Re: spin_unlock optimization

Manfred Spraul (manfreds@colorfullife.com)
Fri, 31 Dec 1999 00:55:29 +0100


Steve Dodd wrote:
>
> On Thu, Dec 30, 1999 at 04:06:04AM +0100, Oliver Henning wrote:
>
> > well, not necessarily. If you would modify the spin_unlock asm sequence at
> > boot time, there would be no performance loss. But self-modifying code is
> > not very desirable, so...
>
> Erm, spin_unlock is inlined isn't it? So that won't work unless you want to
> grep for the code sequence all over the kernel and modules;

Lets ignore the modules, start with the main kernel.
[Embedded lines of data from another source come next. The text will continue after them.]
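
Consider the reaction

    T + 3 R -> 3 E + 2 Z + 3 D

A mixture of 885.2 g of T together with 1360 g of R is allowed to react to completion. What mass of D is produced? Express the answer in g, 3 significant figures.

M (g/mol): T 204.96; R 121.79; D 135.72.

1520 g

n(T) = 885.2 / 204.96 = 4.319 mol
n(R) = 1360 / 121.79 = 11.17 mol
n/ν for T = 4.319/1 = 4.319
n/ν for R = 11.17/3 = 3.723
Smallest n/ν is R → limiting reagent.
n(D) = (3/3) × 11.17 = 11.17 mol
mass = 11.17 × 135.72 = 1516 g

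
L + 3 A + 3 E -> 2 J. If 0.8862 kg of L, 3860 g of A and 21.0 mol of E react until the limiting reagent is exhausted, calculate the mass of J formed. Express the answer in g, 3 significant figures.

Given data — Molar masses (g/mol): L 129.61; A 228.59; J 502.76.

5660 g

n(L) = 0.8862×1000 / 129.61 = 6.837 mol
n(A) = 3860 / 228.59 = 16.89 mol
n(E) = 21.00 mol
n/ν for L = 6.837/1 = 6.837
n/ν for A = 16.89/3 = 5.630
n/ν for E = 21.00/3 = 7.000
Smallest n/ν is A → limiting reagent.
n(J) = (2/3) × 16.89 = 11.26 mol
mass = 11.26 × 502.76 = 5661 g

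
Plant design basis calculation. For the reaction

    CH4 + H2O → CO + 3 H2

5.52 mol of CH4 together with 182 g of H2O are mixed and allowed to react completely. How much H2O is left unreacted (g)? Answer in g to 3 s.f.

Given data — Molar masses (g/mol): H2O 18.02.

n(CH4) = 5.520 mol
n(H2O) = 182.0 / 18.02 = 10.10 mol
n/ν for CH4 = 5.520/1 = 5.520
n/ν for H2O = 10.10/1 = 10.10
Smallest n/ν is CH4 → limiting reagent.
H2O consumed = (1/1) × 5.520 = 5.520 mol
H2O remaining = 10.10 − 5.520 = 4.580 mol
mass = 4.580 × 18.02 = 82.53 g

82.5 g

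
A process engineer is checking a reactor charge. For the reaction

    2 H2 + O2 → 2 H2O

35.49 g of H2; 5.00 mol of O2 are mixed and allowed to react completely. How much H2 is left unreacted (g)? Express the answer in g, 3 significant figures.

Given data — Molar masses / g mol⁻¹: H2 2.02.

15.3 g

n(H2) = 35.49 / 2.02 = 17.57 mol
n(O2) = 5.000 mol
n/ν for H2 = 17.57/2 = 8.785
n/ν for O2 = 5.000/1 = 5.000
Smallest n/ν is O2 → limiting reagent.
H2 consumed = (2/1) × 5.000 = 10.00 mol
H2 remaining = 17.57 − 10.00 = 7.570 mol
mass = 7.570 × 2.02 = 15.29 g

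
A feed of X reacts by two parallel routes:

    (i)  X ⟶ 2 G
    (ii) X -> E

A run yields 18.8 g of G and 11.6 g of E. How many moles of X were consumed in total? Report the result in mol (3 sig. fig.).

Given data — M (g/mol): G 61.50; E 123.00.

n(G) = 18.8 / 61.50 = 0.3057 mol
n(E) = 11.6 / 123.00 = 0.09431 mol
n(X) via (i) = (1/2)×0.3057 = 0.1529 mol
n(X) via (ii) = (1/1)×0.09431 = 0.09431 mol
total n(X) = 0.1529 + 0.09431 = 0.2472 mol

0.247 mol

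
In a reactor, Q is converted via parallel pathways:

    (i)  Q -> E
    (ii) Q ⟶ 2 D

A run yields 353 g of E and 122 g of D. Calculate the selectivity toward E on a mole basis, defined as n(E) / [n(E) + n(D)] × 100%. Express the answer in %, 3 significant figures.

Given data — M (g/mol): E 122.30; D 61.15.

59.1 %

n(E) = 353 / 122.30 = 2.886 mol
n(D) = 122 / 61.15 = 1.995 mol
selectivity = 2.886/(2.886+1.995) × 100 = 59.13 %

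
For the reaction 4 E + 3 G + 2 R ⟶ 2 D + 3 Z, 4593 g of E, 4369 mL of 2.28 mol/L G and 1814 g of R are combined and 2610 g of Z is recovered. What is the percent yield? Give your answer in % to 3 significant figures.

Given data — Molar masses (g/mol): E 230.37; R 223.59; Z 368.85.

71.0 %

n(E) = 4593 / 230.37 = 19.94 mol
n(G) = 2.28 × 4369/1000 = 9.961 mol
n(R) = 1814 / 223.59 = 8.113 mol
n/ν for E = 19.94/4 = 4.985
n/ν for G = 9.961/3 = 3.320
n/ν for R = 8.113/2 = 4.057
Smallest n/ν is G → limiting reagent.
theoretical n(Z) = (3/3) × 9.961 = 9.961 mol → 3674 g
% yield = 2610 / 3674 × 100 = 71.04 %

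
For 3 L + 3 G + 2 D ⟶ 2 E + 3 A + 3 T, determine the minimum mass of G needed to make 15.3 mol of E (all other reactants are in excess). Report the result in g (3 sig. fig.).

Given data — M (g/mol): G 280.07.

n(E) = 15.30 mol
n(G) = (3/2) × 15.30 = 22.95 mol
mass = 22.95 × 280.07 = 6428 g

6430 g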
What about the
following idea:

* by default, "lock;btrl %0" is used.
* a new section for "self-modifying code pointer". The table could be
discarded after boot.
* each spin_unlock-macro adds an entry to the that section.

spin_unlock():
__asm__ __volatile__(

"1: lock; btrl %0"
".section .text.selfmodtable,ax"
".long &1" <<<<<<< pseudo code, but that should be possible
".previous"
...);

During early init, we walk through the .text.selfmodtable pointer table
and exchange all instructions with the optimal version. The only
limitation is that we cannot change the instruction length.

> also, the binary
> module people would be forced to brutally murder you :-)
>

Why? Their .text.selfmodtable section would be empty, i.e. no problems.